Why then the reticence to review a book? The answer possibly lies in the preconception that a reader is expected to write a literary review. You know, those your English teacher made you write.

Authors themselves, when they write reviews for other authors, write such reviews. It’s sad because by example, they discourage regular readers from reviewing. Often, readers tell me they don’t write reviews because they don’t know how. I really must stress that there is no set “how” in reviewing.

First, I’m grateful for any review that seems heartfelt and honest, no matter the length. You don’t have to write a literary criticism because my books are not literary wonders written for college professors. No one is grading you.

Next, there is no magic formula to follow. Write as if you were speaking to a friend or to someone sitting next to you at the hair salon. The important thing is to zoom-in on what you found most noticeable about the book.

A review should be appropriate to the work. I would never give a Christian book a bad review because it sells religion. To give a book a negative review because it has sex scenes, and you happen to be totally against sex in books, is in rather bad form too.

Any book with explicit content is required to have a warning. If you don’t like sex in your content, then don’t choose such books. In a fair review, you may mention that the book has sex scenes; however, many readers like sex scenes and would rather know if they were well written. The point: you should review fairly.

Finally, a review need not be a composition-length work. A simple, heart-felt paragraph is often worth a thousand words.  The following is a copy of a review written for my book Angel’s Guardian by an Amazon customer. Notice the casual, informal tone, the missing caps, etc. The reader wrote a few lines only, but she leaves no doubt as to how she feels about the book. I loved this review!

Review at Amazon from Aliciaann

Definitely not your twilight vampire.
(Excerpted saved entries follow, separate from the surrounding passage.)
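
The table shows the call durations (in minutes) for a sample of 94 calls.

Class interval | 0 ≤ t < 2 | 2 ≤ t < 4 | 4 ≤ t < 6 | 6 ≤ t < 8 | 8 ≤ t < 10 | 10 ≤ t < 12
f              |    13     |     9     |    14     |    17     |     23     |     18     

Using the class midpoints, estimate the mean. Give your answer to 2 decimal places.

6.74

Midpoints: 1, 3, 5, 7, 9, 11
Σfm = 13×1 + 9×3 + 14×5 + 17×7 + 23×9 + 18×11 = 634
n = Σf = 94
Mean = 634 / 94 = 6.7447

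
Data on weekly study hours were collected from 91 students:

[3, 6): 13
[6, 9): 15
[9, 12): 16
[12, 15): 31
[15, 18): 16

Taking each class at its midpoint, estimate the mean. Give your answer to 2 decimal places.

Midpoints: 4.5, 7.5, 10.5, 13.5, 16.5
Σfm = 13×4.5 + 15×7.5 + 16×10.5 + 31×13.5 + 16×16.5 = 1021.5
n = Σf = 91
Mean = 1021.5 / 91 = 11.2253

11.23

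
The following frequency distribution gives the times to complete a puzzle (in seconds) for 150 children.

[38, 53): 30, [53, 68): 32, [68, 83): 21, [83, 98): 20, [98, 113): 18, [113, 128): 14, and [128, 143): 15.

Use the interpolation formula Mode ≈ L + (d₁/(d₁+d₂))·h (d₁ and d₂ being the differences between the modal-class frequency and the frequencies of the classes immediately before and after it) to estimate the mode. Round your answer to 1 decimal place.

Modal class: [53, 68) (highest frequency 32).
d₁ = 32 − 30 = 2, d₂ = 32 − 21 = 11
Mode ≈ 53 + (2/(2+11)) × 15 = 53 + 2.3077 = 55.3077

55.3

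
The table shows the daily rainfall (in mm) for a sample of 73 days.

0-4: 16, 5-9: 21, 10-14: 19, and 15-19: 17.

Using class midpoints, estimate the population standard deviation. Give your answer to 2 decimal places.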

More like Brick in the Black series, by ms. Andrujiski. This series seems to be comparable to it. I'm hooked already. I expect to be up most of the night reading. Oh darn. I'm suffering from sleep deprivation again. Glad I'm retired and can sleep till 10am

If you are nervous about putting your thoughts in writing, try the following formula. Take the last book you read, and write your review following my simple guidelines.
If you address these simple points in your review, you can’t go wrong.

1.       This book is (really great, really bad, ok, not my cup of tea, not for everyone).
2.      I really liked or disliked (describe something you really liked or disliked about the book.
3.      I would highly recommend this book (or not) and will definitely read (or not) this author’s books in the future.


The following are things some reviewers mention, but most don’t. Your review is yours and you decide what to include.
***The book has explicit scenes of sex and violence
***There are many grammatic and spelling errors or the writing is flawless.
***The English used is British English
***There was humor in the book.
***There was too much dialogue and not enough description (or the opposite).
***The characters were believable and likeable (or not.)


Remember: I’d rather have a short, honest review with misspellings and bad punctuation, that speaks from the heart, than no review at all.